I am using the Google API for speech recognition.
I am using 2.5 sec audio samples. Below, you can see an example of output where the confidence is omitted:
{u'alternative': [{u'transcript': u'if Carol comes tomorrow have a'}, {u'transcript': u'if Carroll comes tomorrow never'}, {u'transcript': u'if Carroll comes tomorrow have a'}, {u'transcript': u'if Carole comes tomorrow have a'}, {u'transcript': u'if care comes tomorrow have a'}, {u'transcript': u'if Carroll comes tomorrow however'}, {u'transcript': u'if girl comes tomorrow have a'}, {u'transcript': u'is Carroll comes tomorrow have a'}, {u'transcript': u'if call comes tomorrow have a'}, {u'transcript': u'Carol comes tomorrow have a'}, {u'transcript': u'if kevin comes tomorrow have a'}, {u'transcript': u'if Carroll comes tomorrow have'}, {u'transcript': u'if korea comes tomorrow have a'}, {u'transcript': u'if Carroll come tomorrow have a'}, {u'transcript': u'if cry comes tomorrow have a'}], u'final': True}
The original sample is partially cut at the end, but definitely says: "if Carol comes tomorrow have a..."
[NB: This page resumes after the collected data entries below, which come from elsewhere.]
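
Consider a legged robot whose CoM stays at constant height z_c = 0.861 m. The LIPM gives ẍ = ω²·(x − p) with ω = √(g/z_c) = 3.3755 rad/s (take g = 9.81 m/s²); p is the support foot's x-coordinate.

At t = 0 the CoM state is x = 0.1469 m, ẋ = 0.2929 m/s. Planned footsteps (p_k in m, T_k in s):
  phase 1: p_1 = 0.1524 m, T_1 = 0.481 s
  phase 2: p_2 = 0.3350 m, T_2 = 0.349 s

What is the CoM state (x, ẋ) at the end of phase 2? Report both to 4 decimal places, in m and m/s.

phase 1: p=0.1524, T=0.481, ωT=1.623616, cosh=2.634289, sinh=2.437104; start (x,ẋ)=(0.146900, 0.292900) → end (x,ẋ)=(0.349385, 0.726338)
phase 2: p=0.3350, T=0.349, ωT=1.178049, cosh=1.777956, sinh=1.470077; start (x,ẋ)=(0.349385, 0.726338) → end (x,ẋ)=(0.676905, 1.362776)

x = 0.6769, ẋ = 1.3628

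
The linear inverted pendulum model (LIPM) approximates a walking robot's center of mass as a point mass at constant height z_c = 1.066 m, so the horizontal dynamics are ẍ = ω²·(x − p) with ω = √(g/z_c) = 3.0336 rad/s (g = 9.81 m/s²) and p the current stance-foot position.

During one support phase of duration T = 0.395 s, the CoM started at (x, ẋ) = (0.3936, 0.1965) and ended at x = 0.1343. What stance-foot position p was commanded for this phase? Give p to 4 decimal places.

p = 0.8352

ωT = 3.0336·0.395 = 1.198272; cosh(ωT) = 1.808050, sinh(ωT) = 1.506335
x(T) = p + (x₀−p)·cosh(ωT) + (ẋ₀/ω)·sinh(ωT) ⇒ p·(1 − cosh) = x(T) − x₀·cosh − (ẋ₀/ω)·sinh
numerator   = 0.1343 − (0.3936)·1.808050 − (0.1965/3.0336)·1.506335 = -0.674921
denominator = 1 − 1.808050 = -0.808050
p = -0.674921 / -0.808050 = 0.8352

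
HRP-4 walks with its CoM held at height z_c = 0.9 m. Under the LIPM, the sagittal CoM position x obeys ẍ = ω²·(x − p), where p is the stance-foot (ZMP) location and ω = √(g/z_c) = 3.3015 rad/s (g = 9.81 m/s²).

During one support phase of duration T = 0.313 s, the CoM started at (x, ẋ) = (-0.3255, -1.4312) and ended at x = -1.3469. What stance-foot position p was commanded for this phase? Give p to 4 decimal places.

p = 0.5136

ωT = 3.3015·0.313 = 1.033370; cosh(ωT) = 1.583163, sinh(ωT) = 1.227357
x(T) = p + (x₀−p)·cosh(ωT) + (ẋ₀/ω)·sinh(ωT) ⇒ p·(1 − cosh) = x(T) − x₀·cosh − (ẋ₀/ω)·sinh
numerator   = -1.3469 − (-0.3255)·1.583163 − (-1.4312/3.3015)·1.227357 = -0.299521
denominator = 1 − 1.583163 = -0.583163
p = -0.299521 / -0.583163 = 0.5136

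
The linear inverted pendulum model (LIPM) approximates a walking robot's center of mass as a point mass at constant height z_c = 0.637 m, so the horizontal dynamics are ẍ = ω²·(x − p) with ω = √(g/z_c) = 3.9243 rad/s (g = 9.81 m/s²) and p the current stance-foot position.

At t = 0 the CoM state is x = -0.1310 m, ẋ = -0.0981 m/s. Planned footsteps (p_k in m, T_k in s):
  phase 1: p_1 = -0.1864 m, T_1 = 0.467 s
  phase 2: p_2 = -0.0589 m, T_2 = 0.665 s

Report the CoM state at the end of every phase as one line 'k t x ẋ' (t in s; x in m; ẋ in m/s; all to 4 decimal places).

phase 1: p=-0.1864, T=0.467, ωT=1.832648, cosh=3.205203, sinh=3.045214; start (x,ẋ)=(-0.131000, -0.098100) → end (x,ẋ)=(-0.084956, 0.347618)
phase 2: p=-0.0589, T=0.665, ωT=2.609660, cosh=6.833990, sinh=6.760431; start (x,ẋ)=(-0.084956, 0.347618) → end (x,ẋ)=(0.361877, 1.684346)

1 0.4670 -0.0850 0.3476
2 1.1320 0.3619 1.6843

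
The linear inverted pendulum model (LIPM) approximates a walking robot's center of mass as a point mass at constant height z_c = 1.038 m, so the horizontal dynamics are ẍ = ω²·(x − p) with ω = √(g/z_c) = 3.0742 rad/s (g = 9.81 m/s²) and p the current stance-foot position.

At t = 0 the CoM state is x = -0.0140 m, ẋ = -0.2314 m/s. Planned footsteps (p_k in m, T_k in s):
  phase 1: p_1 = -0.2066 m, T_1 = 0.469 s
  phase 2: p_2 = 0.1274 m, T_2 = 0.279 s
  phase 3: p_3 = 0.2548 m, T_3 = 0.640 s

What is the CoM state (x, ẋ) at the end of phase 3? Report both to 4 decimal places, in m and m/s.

phase 1: p=-0.2066, T=0.469, ωT=1.441800, cosh=2.232400, sinh=1.995899; start (x,ẋ)=(-0.014000, -0.231400) → end (x,ẋ)=(0.073126, 0.665176)
phase 2: p=0.1274, T=0.279, ωT=0.857702, cosh=1.390936, sinh=0.966800; start (x,ẋ)=(0.073126, 0.665176) → end (x,ẋ)=(0.261098, 0.763907)
phase 3: p=0.2548, T=0.640, ωT=1.967488, cosh=3.646247, sinh=3.506439; start (x,ẋ)=(0.261098, 0.763907) → end (x,ẋ)=(1.149079, 2.853284)

x = 1.1491, ẋ = 2.8533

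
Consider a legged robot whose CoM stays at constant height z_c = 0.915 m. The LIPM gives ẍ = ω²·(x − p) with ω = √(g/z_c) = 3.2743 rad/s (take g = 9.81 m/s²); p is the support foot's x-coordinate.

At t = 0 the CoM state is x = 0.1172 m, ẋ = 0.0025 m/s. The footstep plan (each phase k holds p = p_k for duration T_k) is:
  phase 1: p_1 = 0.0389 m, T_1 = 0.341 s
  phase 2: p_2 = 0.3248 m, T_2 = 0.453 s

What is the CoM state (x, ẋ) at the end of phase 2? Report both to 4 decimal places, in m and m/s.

x = 0.1974, ẋ = -0.2237

phase 1: p=0.0389, T=0.341, ωT=1.116536, cosh=1.690834, sinh=1.363422; start (x,ẋ)=(0.117200, 0.002500) → end (x,ẋ)=(0.172333, 0.353778)
phase 2: p=0.3248, T=0.453, ωT=1.483258, cosh=2.317089, sinh=2.090192; start (x,ẋ)=(0.172333, 0.353778) → end (x,ẋ)=(0.197360, -0.223733)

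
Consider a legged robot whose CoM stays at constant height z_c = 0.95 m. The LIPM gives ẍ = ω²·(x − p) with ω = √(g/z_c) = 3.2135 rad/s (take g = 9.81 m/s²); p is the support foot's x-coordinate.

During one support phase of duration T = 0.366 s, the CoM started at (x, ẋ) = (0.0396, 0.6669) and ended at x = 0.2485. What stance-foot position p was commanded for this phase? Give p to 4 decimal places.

p = 0.1628

ωT = 3.2135·0.366 = 1.176141; cosh(ωT) = 1.775153, sinh(ωT) = 1.466686
x(T) = p + (x₀−p)·cosh(ωT) + (ẋ₀/ω)·sinh(ωT) ⇒ p·(1 − cosh) = x(T) − x₀·cosh − (ẋ₀/ω)·sinh
numerator   = 0.2485 − (0.0396)·1.775153 − (0.6669/3.2135)·1.466686 = -0.126179
denominator = 1 − 1.775153 = -0.775153
p = -0.126179 / -0.775153 = 0.1628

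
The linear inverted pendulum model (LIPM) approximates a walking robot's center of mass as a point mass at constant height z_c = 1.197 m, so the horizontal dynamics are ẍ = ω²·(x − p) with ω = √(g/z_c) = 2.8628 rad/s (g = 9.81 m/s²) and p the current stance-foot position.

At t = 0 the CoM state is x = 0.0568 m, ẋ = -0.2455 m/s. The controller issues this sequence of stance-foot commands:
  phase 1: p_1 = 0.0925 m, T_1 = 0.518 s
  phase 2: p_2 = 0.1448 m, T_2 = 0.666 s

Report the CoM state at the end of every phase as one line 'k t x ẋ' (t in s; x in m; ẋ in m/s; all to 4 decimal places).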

In 95% of the cases, I get the confidence value only for the very first sentence, all the alternatives are omitted:
{u'alternative': [{u'confidence': 0.91297865, u'transcript': u'by that time perhaps something better can'}, {u'transcript': u'by that time perhaps something better came'}, {u'transcript': u'by that time perhaps something better Kim'}, {u'transcript': u'but that time perhaps something better can'}, {u'transcript': u'by that time perhaps something better come'}], u'final': True}
Here the sentence is: "By that time perhaps something better can be". So the first transcription is pretty much accurate.
Just in case, this is how I run the evaluation in Python:
import speech_recognition as sr
from scipy.io import wavfile
r = sr.Recognizer()
with sr.WavFile(target0_path) as source:
audio = r.record(source)
list = r.recognize_google(audio, None, "en-US", True)
Do you have any idea or advice? Any particular settings I could use to avoid the problem?